While McConnell’s team might be able to satisfy more centrist GOP senators with additional funding, conservatives remain a huge headache, according to senators and aides.
Cruz and his allies are still pushing to gut Obamacare’s regulatory structure, but Republican sources are skeptical that the Senate parliamentarian will allow it. That raises a key question: Can the party’s right flank support what’s going to amount to only a partial repeal of the law?
“Mitch might try and breaks arms” to get the bill through, said a second Republican senator. “I think it needs to sit in the crock-pot a little longer.”
As he entered McConnell's office on Thursday morning, Corker confirmed the party is leaning toward maintaining Obamacare's tax on wealthy individuals’ investments. The GOP would then reallocate that money to help more people from low-income households pay for insurance, although Thune said some Republicans want to use those funds for deficit-reduction purposes instead.
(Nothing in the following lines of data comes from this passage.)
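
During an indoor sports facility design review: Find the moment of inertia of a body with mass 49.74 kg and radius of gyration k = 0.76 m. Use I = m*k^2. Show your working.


I = m * k^2
I = 49.74 * 0.76^2
I = 49.74 * 0.5776 = 28.7298 kg*m^2

28.7298 kg*m^2


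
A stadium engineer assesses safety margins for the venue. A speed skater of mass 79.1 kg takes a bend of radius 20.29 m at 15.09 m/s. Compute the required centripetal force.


Fc = m * v^2 / r
v^2 = 15.09^2 = 227.7081
Fc = 79.1 * 227.7081 / 20.29
Fc = 18011.7107 / 20.29 = 887.7137 N

887.7137 N


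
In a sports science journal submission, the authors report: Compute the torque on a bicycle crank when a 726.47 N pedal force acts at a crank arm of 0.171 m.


tau = F * d
tau = 726.47 * 0.171
tau = 124.2264 N*m

124.2264 N*m


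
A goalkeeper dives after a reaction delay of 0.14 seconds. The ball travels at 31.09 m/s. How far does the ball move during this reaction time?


d = v * t
d = 31.09 * 0.14
d = 4.3526 m

4.3526 m


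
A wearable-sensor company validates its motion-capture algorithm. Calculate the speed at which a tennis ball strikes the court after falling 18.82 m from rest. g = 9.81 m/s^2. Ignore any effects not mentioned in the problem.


v = sqrt(2 * g * h)
v = sqrt(2 * 9.81 * 18.82)
v = sqrt(369.2484) = 19.2158 m/s

19.2158 m/s


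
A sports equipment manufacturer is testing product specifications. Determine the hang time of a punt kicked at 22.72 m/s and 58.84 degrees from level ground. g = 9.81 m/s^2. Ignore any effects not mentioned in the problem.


T = 2*v*sin(theta)/g
sin(theta) = sin(58.84 deg) = 0.8557
T = 2*22.72*0.8557 / 9.81
T = 38.8842 / 9.81 = 3.9637 s

3.9637 s


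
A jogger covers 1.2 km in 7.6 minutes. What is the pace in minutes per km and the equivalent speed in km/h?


Pace = time / distance = 7.6 min / 1.2 km = 6.3333 min/km
Speed = distance / time_in_hours = 1.2 / 0.1267 hr
Speed = 9.4737 km/h

6.3333 min/km, 9.4737 km/h


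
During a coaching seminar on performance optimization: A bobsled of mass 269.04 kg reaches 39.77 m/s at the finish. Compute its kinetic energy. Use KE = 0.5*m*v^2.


KE = 0.5 * m * v^2
KE = 0.5 * 269.04 * 39.77^2
KE = 0.5 * 269.04 * 1581.6529 = 212763.9481 J

212763.9481 J


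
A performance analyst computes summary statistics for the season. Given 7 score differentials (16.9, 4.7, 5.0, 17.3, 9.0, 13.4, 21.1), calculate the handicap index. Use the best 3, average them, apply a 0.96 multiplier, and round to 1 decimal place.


All differentials: 16.9, 4.7, 5.0, 17.3, 9.0, 13.4, 21.1
Sorted: 4.7, 5.0, 9.0, 13.4, 16.9, 17.3, 21.1
Best 3: 4.7, 5.0, 9.0
Average of best = 18.7 / 3 = 6.2333
Raw index = 6.2333 * 0.96 = 5.984
Handicap index = round(5.984, 1) = 6.0

6.0


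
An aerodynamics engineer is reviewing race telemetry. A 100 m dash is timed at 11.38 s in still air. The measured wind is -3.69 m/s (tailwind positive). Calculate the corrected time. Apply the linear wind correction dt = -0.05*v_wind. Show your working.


dt = -0.05 * v_wind = -0.05 * -3.69 = 0.1845 s
t_corrected = t_still + dt = 11.38 + (0.1845)
t_corrected = 11.5645 s

11.5645 s


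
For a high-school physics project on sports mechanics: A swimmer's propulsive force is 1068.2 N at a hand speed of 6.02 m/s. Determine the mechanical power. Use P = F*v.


P = F * v
P = 1068.2 * 6.02
P = 6430.564 W

6430.564 W


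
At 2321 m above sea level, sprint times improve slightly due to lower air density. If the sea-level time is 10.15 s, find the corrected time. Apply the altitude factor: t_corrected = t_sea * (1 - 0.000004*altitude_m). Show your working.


Correction factor = 1 - 0.000004 * 2321 = 0.990716
t_corrected = t_sea * factor = 10.15 * 0.990716
t_corrected = 10.0558 s

10.0558 s


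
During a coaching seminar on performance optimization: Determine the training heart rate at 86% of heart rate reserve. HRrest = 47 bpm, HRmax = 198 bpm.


Target = HRrest + pct*(HRmax - HRrest)
Heart rate reserve = HRmax - HRrest = 198 - 47 = 151 bpm
Fraction = 86% = 0.86
Target = 47 + 0.86 * 151
Target = 47 + 129.86 = 176.86 bpm

176.86 bpm


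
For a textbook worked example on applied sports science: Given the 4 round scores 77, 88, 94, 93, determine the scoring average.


Average = sum / n
Sum = 352
Average = 352 / 4 = 88

88


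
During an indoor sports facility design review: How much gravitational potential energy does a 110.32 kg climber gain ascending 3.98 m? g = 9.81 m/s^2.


PE = m * g * h
PE = 110.32 * 9.81 * 3.98
PE = 1082.2392 * 3.98 = 4307.312 J

4307.312 J


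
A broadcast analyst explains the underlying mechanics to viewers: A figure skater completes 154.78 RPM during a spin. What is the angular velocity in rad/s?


omega = RPM * 2 * pi / 60
omega = 154.78 * 2 * 3.14159 / 60
omega = 972.5114 / 60 = 16.2085 rad/s

16.2085 rad/s


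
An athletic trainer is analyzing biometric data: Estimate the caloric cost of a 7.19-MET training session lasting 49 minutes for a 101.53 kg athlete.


kcal = MET * mass * time_hr
Convert time: 49 min = 0.8167 hr
kcal = 7.19 * 101.53 * 0.8167
kcal = 596.1672 kcal

596.1672 kcal


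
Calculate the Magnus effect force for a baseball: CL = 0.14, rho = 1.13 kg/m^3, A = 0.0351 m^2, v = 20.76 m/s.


FM = 0.5 * CL * rho * A * v^2
FM = 0.5 * 0.14 * 1.13 * 0.0351 * 20.76^2
v^2 = 430.9776
FM = 0.5 * 0.14 * 1.13 * 0.0351 * 430.9776 = 1.1966 N

1.1966 N


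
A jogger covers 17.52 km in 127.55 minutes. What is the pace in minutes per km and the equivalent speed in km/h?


Pace = time / distance = 127.55 min / 17.52 km = 7.2803 min/km
Speed = distance / time_in_hours = 17.52 / 2.1258 hr
Speed = 8.2415 km/h

7.2803 min/km, 8.2415 km/h


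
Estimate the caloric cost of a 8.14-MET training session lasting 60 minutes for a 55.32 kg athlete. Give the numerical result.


kcal = MET * mass * time_hr
Convert time: 60 min = 1 hr
kcal = 8.14 * 55.32 * 1
kcal = 450.3048 kcal

450.3048 kcal


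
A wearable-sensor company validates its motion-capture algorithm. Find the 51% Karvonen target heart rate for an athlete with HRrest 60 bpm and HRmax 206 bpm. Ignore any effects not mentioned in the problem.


Target = HRrest + pct*(HRmax - HRrest)
Heart rate reserve = HRmax - HRrest = 206 - 60 = 146 bpm
Fraction = 51% = 0.51
Target = 60 + 0.51 * 146
Target = 60 + 74.46 = 134.46 bpm

134.46 bpm


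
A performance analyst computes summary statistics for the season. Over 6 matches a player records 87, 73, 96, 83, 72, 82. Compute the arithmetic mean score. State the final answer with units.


Average = sum / n
Sum = 493
Average = 493 / 6 = 82.1667

82.1667


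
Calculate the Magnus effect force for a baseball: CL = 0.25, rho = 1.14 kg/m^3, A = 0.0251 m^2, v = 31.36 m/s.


FM = 0.5 * CL * rho * A * v^2
FM = 0.5 * 0.25 * 1.14 * 0.0251 * 31.36^2
v^2 = 983.4496
FM = 0.5 * 0.25 * 1.14 * 0.0251 * 983.4496 = 3.5176 N

3.5176 N


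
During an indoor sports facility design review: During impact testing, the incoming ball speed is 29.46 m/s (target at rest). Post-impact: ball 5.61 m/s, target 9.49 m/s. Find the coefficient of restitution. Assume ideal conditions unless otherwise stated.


e = (v2_after - v1_after) / (v1_before - v2_before)
Numerator = 9.49 - 5.61 = 3.88
Denominator = 29.46 - 0 = 29.46
e = 3.88 / 29.46 = 0.1317

0.1317


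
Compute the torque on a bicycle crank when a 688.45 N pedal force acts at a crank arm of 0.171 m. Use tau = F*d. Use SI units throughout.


tau = F * d
tau = 688.45 * 0.171
tau = 117.725 N*m

117.725 N*m


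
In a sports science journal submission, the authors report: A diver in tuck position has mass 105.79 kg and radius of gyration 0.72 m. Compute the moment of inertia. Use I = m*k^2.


I = m * k^2
I = 105.79 * 0.72^2
I = 105.79 * 0.5184 = 54.8415 kg*m^2

54.8415 kg*m^2


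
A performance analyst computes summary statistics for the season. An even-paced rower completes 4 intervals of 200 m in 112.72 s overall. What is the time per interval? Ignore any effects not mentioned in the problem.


Split time = total_time / n_laps = 112.72 / 4
Split time = 28.18 s per lap

28.18 s


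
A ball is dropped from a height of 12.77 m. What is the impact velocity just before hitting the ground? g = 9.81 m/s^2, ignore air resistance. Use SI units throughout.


v = sqrt(2 * g * h)
v = sqrt(2 * 9.81 * 12.77)
v = sqrt(250.5474) = 15.8287 m/s

15.8287 m/s


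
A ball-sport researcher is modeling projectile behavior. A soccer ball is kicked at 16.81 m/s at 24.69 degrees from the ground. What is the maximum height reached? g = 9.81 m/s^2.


H = (v*sin(theta))^2 / (2*g)
vy = v*sin(theta) = 16.81 * sin(24.69 deg) = 7.0217 m/s
H = vy^2 / (2*g) = 49.304 / (2*9.81)
H = 49.304 / 19.62 = 2.5129 m

2.5129 m


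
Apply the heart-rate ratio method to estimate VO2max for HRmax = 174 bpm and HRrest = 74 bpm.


VO2max = 15.3 * HRmax / HRrest
VO2max = 15.3 * 174 / 74
VO2max = 2662.2 / 74 = 35.9757 mL/kg/min

35.9757 mL/kg/min


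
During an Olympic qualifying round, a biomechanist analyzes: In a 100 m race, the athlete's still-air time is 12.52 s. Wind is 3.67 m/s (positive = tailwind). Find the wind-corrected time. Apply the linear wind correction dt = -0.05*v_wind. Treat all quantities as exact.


dt = -0.05 * v_wind = -0.05 * 3.67 = -0.1835 s
t_corrected = t_still + dt = 12.52 + (-0.1835)
t_corrected = 12.3365 s

12.3365 s


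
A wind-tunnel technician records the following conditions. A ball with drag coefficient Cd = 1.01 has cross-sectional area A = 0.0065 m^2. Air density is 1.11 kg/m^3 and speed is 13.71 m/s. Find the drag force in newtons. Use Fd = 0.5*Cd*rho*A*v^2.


Fd = 0.5 * Cd * rho * A * v^2
Fd = 0.5 * 1.01 * 1.11 * 0.0065 * 13.71^2
v^2 = 187.9641
Fd = 0.5 * 1.01 * 1.11 * 0.0065 * 187.9641 = 0.6849 N

0.6849 N


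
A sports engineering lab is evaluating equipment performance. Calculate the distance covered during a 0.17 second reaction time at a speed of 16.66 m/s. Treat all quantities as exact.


d = v * t
d = 16.66 * 0.17
d = 2.8322 m

2.8322 m


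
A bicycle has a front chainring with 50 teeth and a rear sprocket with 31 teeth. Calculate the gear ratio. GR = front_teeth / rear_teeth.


GR = front_teeth / rear_teeth
GR = 50 / 31
GR = 1.6129

1.6129


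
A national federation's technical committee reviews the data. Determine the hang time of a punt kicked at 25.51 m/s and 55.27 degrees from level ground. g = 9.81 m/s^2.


T = 2*v*sin(theta)/g
sin(theta) = sin(55.27 deg) = 0.8218
T = 2*25.51*0.8218 / 9.81
T = 41.9306 / 9.81 = 4.2743 s

4.2743 s


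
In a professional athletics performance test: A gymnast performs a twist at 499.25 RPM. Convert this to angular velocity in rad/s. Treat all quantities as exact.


omega = RPM * 2 * pi / 60
omega = 499.25 * 2 * 3.14159 / 60
omega = 3136.8803 / 60 = 52.2813 rad/s

52.2813 rad/s


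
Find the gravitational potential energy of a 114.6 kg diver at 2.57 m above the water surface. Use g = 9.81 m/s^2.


PE = m * g * h
PE = 114.6 * 9.81 * 2.57
PE = 1124.226 * 2.57 = 2889.2608 J

2889.2608 J


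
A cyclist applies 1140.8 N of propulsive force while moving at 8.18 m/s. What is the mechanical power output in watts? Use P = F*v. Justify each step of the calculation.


P = F * v
P = 1140.8 * 8.18
P = 9331.744 W

9331.744 W


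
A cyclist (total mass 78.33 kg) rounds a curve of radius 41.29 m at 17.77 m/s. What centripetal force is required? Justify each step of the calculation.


Fc = m * v^2 / r
v^2 = 17.77^2 = 315.7729
Fc = 78.33 * 315.7729 / 41.29
Fc = 24734.4913 / 41.29 = 599.0431 N

599.0431 N


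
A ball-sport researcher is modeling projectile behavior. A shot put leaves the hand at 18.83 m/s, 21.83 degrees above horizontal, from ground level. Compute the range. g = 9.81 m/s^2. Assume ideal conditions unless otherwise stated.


R = v^2 * sin(2*theta) / g
Convert angle to radians: theta = 21.83 deg = 0.381 rad
sin(2*theta) = sin(0.762) = 0.6904
R = 18.83^2 * 0.6904 / 9.81
R = 354.5689 * 0.6904 / 9.81 = 24.9527 m

24.9527 m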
No final decision has been made, Republicans said, but the party is leaning strongly toward at least partly reshaping the bill to be less of a tax cut for the wealthy and more to supply health insurance options to the working poor.
“We are going to figure out a way, I believe, before Friday comes, to greatly enhance the ability of lower-income Americans to buy health insurance on the exchanges that actually covers them. And my sense is the [investment tax] is going to go away,” Corker said. “It’s not an acceptable proposition to have a bill that increases the burden on lower-income citizens and lessens the burden on wealthy citizens.”
Killing or delaying the tax cuts will give the party significantly more money to play with and potentially change the optics of a bill portrayed by Democrats and some GOP critics as a tax cut for the rich at the expense of curtailing benefits for the poor.
The "net investment tax" imposes a 3.8 percent charge on some investments by people who make more than $250,000 a year, in addition to the capital gains tax. Centrist and deal-making senators are ready to it to take away critics' ammunition. Corker and Sen. Susan Collins of Maine have both raised the issue in party lunches, Republicans said.
Republicans also are considering keeping a Medicare tax increase from Obamacare that their initial bill would cut. Combined, retaining the investment tax and the Medicare tax could give the party more than $200 billion to invest in health care, on top of the $188 billion in savings the GOP has to spend from its initial CBO analysis.
"I am" open to keeping the net investment tax, said Sen. Marco Rubio of Florida. "But only if it's part of a plan that works, not just simply growing government for revenue purposes."
But conservatives such as Sen. Pat Toomey of Pennsylvania and Rand Paul of Kentucky signaled that keeping the tax would be a potential deal-breaker.
"I expect that we'll be repealing all of the taxes in Obamacare," Toomey said.
Movement on tax cuts followed a Wednesday evening offer among White House and congressional negotiators. That plan would deliver $45 billion to fight opioid addiction — aimed at moderates — and establish health savings accounts to allow people to pay for insurance premiums with pre-tax money — aimed at conservatives.
Asked whether the additional opioid funds would get her to “yes,” Capito responded: "I'm not there yet. I know that."